Si ou mander cabrit, me bait ou.
Si ou mander chien, me bait ou.
Si ou mander bef, me bait ou.
Я был поражен, обнаружив, что понимаю их — и даже слишком хорошо понимаю:
«Если ты попросишь цыпленка, я найду его. Если ты попросишь козленка, я найду его. Если ты попросишь собаку, я найду ее. Если ты попросишь говядины, я найду ее».

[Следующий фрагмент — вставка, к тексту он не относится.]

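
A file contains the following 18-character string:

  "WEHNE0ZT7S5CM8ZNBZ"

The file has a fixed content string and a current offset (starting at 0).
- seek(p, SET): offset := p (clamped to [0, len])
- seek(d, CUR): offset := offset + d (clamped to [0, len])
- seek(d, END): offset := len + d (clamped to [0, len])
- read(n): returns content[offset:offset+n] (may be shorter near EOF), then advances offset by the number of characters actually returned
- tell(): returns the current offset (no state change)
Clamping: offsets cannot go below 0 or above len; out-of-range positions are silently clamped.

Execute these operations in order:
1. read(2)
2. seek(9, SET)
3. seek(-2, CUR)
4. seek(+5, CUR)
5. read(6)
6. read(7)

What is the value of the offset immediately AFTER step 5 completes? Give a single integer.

After 1 (read(2)): returned 'WE', offset=2
After 2 (seek(9, SET)): offset=9
After 3 (seek(-2, CUR)): offset=7
After 4 (seek(+5, CUR)): offset=12
After 5 (read(6)): returned 'M8ZNBZ', offset=18

Answer: 18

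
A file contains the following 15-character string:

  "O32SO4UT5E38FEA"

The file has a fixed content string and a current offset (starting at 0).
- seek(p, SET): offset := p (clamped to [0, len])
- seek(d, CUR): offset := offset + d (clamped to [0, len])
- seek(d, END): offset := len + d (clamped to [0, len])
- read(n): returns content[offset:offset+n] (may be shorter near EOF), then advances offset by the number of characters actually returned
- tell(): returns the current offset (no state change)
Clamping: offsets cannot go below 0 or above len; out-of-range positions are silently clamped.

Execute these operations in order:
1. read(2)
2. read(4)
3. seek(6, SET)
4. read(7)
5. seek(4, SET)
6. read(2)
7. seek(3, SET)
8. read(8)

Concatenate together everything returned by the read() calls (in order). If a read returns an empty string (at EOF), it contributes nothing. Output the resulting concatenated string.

Answer: O32SO4UT5E38FO4SO4UT5E3

Derivation:
After 1 (read(2)): returned 'O3', offset=2
After 2 (read(4)): returned '2SO4', offset=6
After 3 (seek(6, SET)): offset=6
After 4 (read(7)): returned 'UT5E38F', offset=13
After 5 (seek(4, SET)): offset=4
After 6 (read(2)): returned 'O4', offset=6
After 7 (seek(3, SET)): offset=3
After 8 (read(8)): returned 'SO4UT5E3', offset=11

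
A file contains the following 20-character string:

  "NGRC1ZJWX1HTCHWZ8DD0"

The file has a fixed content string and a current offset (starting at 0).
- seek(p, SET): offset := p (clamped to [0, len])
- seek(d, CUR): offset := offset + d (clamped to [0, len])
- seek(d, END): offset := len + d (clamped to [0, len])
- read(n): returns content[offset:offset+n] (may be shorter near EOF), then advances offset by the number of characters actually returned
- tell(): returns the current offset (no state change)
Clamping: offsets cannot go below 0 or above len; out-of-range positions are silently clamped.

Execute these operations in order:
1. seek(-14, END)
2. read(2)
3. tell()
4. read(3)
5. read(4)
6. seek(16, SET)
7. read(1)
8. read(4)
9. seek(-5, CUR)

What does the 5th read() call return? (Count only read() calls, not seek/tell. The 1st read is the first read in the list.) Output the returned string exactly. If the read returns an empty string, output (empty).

After 1 (seek(-14, END)): offset=6
After 2 (read(2)): returned 'JW', offset=8
After 3 (tell()): offset=8
After 4 (read(3)): returned 'X1H', offset=11
After 5 (read(4)): returned 'TCHW', offset=15
After 6 (seek(16, SET)): offset=16
After 7 (read(1)): returned '8', offset=17
After 8 (read(4)): returned 'DD0', offset=20
After 9 (seek(-5, CUR)): offset=15

Answer: DD0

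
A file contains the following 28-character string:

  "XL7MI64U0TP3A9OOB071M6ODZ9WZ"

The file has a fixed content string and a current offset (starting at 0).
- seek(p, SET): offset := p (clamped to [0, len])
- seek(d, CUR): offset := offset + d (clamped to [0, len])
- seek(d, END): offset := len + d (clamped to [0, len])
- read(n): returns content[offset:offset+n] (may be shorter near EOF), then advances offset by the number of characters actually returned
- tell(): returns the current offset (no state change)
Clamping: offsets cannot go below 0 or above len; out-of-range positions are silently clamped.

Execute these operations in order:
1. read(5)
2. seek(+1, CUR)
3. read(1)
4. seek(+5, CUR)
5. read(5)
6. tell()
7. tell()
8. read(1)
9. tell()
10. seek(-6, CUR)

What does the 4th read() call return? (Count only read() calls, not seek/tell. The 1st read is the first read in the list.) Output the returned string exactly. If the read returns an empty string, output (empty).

After 1 (read(5)): returned 'XL7MI', offset=5
After 2 (seek(+1, CUR)): offset=6
After 3 (read(1)): returned '4', offset=7
After 4 (seek(+5, CUR)): offset=12
After 5 (read(5)): returned 'A9OOB', offset=17
After 6 (tell()): offset=17
After 7 (tell()): offset=17
After 8 (read(1)): returned '0', offset=18
After 9 (tell()): offset=18
After 10 (seek(-6, CUR)): offset=12

Answer: 0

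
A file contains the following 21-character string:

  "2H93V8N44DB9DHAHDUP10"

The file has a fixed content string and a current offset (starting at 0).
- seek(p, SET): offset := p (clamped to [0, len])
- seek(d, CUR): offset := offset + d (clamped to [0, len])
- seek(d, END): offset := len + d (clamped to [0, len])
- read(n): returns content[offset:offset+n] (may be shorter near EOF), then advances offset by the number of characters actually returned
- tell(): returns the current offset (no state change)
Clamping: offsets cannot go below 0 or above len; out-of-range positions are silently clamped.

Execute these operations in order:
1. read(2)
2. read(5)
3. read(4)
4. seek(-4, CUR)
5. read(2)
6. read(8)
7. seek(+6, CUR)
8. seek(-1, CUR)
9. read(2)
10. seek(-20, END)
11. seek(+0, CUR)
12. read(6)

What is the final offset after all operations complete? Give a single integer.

Answer: 7

Derivation:
After 1 (read(2)): returned '2H', offset=2
After 2 (read(5)): returned '93V8N', offset=7
After 3 (read(4)): returned '44DB', offset=11
After 4 (seek(-4, CUR)): offset=7
After 5 (read(2)): returned '44', offset=9
After 6 (read(8)): returned 'DB9DHAHD', offset=17
After 7 (seek(+6, CUR)): offset=21
After 8 (seek(-1, CUR)): offset=20
After 9 (read(2)): returned '0', offset=21
After 10 (seek(-20, END)): offset=1
After 11 (seek(+0, CUR)): offset=1
After 12 (read(6)): returned 'H93V8N', offset=7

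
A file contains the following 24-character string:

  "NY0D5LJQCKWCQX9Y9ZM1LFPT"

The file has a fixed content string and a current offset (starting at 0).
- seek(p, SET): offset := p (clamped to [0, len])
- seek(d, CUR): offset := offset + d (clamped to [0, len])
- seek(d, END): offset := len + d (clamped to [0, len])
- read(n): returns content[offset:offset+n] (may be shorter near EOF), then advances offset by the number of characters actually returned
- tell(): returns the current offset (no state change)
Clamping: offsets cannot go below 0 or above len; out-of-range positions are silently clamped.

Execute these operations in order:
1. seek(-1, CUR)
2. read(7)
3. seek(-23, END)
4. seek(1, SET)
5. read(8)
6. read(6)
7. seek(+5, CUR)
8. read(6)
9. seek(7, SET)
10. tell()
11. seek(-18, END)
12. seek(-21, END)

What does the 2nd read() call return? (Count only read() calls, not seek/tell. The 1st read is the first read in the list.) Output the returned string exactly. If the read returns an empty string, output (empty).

Answer: Y0D5LJQC

Derivation:
After 1 (seek(-1, CUR)): offset=0
After 2 (read(7)): returned 'NY0D5LJ', offset=7
After 3 (seek(-23, END)): offset=1
After 4 (seek(1, SET)): offset=1
After 5 (read(8)): returned 'Y0D5LJQC', offset=9
After 6 (read(6)): returned 'KWCQX9', offset=15
After 7 (seek(+5, CUR)): offset=20
After 8 (read(6)): returned 'LFPT', offset=24
After 9 (seek(7, SET)): offset=7
After 10 (tell()): offset=7
After 11 (seek(-18, END)): offset=6
After 12 (seek(-21, END)): offset=3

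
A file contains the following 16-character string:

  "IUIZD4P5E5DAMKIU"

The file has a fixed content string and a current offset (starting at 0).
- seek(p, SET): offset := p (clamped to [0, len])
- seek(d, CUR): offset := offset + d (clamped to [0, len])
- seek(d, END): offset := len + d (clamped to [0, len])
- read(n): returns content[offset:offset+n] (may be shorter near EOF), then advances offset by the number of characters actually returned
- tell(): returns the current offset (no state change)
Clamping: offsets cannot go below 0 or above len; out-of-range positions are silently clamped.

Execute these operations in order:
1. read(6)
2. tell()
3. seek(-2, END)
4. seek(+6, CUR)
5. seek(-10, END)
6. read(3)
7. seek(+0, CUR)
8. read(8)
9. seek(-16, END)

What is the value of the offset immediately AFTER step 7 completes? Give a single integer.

After 1 (read(6)): returned 'IUIZD4', offset=6
After 2 (tell()): offset=6
After 3 (seek(-2, END)): offset=14
After 4 (seek(+6, CUR)): offset=16
After 5 (seek(-10, END)): offset=6
After 6 (read(3)): returned 'P5E', offset=9
After 7 (seek(+0, CUR)): offset=9

Answer: 9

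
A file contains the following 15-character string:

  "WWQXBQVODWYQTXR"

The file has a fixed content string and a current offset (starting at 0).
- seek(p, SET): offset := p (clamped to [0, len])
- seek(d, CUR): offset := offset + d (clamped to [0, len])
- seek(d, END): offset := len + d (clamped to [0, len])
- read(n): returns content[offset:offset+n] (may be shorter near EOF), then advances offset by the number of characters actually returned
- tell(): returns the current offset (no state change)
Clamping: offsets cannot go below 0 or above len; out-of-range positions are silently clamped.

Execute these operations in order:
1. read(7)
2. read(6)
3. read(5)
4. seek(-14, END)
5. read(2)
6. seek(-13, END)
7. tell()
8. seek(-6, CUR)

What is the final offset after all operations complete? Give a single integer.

After 1 (read(7)): returned 'WWQXBQV', offset=7
After 2 (read(6)): returned 'ODWYQT', offset=13
After 3 (read(5)): returned 'XR', offset=15
After 4 (seek(-14, END)): offset=1
After 5 (read(2)): returned 'WQ', offset=3
After 6 (seek(-13, END)): offset=2
After 7 (tell()): offset=2
After 8 (seek(-6, CUR)): offset=0

Answer: 0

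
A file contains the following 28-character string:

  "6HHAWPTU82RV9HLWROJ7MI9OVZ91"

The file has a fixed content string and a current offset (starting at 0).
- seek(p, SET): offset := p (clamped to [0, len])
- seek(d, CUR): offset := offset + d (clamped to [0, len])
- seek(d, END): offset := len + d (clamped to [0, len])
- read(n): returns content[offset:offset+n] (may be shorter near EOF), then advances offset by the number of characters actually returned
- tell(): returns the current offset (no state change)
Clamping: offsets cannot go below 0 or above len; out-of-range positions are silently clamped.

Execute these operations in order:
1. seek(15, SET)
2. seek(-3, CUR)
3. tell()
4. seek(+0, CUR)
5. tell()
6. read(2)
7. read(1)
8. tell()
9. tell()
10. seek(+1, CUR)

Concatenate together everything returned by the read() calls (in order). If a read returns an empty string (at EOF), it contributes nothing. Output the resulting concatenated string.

Answer: 9HL

Derivation:
After 1 (seek(15, SET)): offset=15
After 2 (seek(-3, CUR)): offset=12
After 3 (tell()): offset=12
After 4 (seek(+0, CUR)): offset=12
After 5 (tell()): offset=12
After 6 (read(2)): returned '9H', offset=14
After 7 (read(1)): returned 'L', offset=15
After 8 (tell()): offset=15
After 9 (tell()): offset=15
After 10 (seek(+1, CUR)): offset=16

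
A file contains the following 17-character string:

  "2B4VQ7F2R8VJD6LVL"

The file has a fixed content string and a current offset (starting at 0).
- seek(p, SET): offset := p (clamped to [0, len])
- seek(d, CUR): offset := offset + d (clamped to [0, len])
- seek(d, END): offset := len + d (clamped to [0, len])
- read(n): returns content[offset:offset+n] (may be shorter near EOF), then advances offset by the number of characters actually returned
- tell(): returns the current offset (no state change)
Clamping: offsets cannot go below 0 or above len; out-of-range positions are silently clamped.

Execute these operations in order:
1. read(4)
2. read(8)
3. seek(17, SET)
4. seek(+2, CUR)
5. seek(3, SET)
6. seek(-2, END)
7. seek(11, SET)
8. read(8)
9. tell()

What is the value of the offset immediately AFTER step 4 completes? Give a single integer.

Answer: 17

Derivation:
After 1 (read(4)): returned '2B4V', offset=4
After 2 (read(8)): returned 'Q7F2R8VJ', offset=12
After 3 (seek(17, SET)): offset=17
After 4 (seek(+2, CUR)): offset=17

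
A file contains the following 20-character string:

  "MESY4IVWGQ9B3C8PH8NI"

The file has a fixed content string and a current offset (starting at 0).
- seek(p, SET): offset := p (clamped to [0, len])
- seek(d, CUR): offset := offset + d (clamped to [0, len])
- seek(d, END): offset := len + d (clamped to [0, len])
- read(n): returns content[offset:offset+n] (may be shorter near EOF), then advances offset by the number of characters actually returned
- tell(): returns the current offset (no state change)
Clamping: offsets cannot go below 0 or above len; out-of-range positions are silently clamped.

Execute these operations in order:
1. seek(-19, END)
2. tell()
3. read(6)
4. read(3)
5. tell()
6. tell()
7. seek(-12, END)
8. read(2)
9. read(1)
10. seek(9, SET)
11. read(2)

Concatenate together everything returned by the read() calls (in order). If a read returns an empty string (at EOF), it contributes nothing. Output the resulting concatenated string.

After 1 (seek(-19, END)): offset=1
After 2 (tell()): offset=1
After 3 (read(6)): returned 'ESY4IV', offset=7
After 4 (read(3)): returned 'WGQ', offset=10
After 5 (tell()): offset=10
After 6 (tell()): offset=10
After 7 (seek(-12, END)): offset=8
After 8 (read(2)): returned 'GQ', offset=10
After 9 (read(1)): returned '9', offset=11
After 10 (seek(9, SET)): offset=9
After 11 (read(2)): returned 'Q9', offset=11

Answer: ESY4IVWGQGQ9Q9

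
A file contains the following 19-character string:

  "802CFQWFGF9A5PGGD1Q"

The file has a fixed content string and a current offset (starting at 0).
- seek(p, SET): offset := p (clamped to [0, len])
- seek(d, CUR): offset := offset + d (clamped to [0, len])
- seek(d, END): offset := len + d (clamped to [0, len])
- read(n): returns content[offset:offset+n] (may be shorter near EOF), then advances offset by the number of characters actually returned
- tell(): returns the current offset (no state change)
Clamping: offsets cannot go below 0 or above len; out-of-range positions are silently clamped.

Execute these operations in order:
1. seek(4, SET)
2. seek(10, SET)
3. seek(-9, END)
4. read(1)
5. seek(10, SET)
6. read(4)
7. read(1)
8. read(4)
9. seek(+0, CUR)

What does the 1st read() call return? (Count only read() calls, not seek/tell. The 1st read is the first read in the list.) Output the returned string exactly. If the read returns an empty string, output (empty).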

Толпа расступилась перед ними, потом отхлынула назад. Один или двое из толпы стали глумиться, орать и размахивать бутылками, но большинство присоединилось к певшим. На их искаженных лицах отражалась странная нечеловеческая смесь жадности и страха:
Si ou mander cabrit sans cor
Coté me pren'pr bai u?
Ou a mangé viande moins,
Ou á quitter zos pour demain?
«Если ты попросишь безрогого козла, куда мне идти за ним? Съешь ли ты мое мясо, а кости оставишь на завтра?»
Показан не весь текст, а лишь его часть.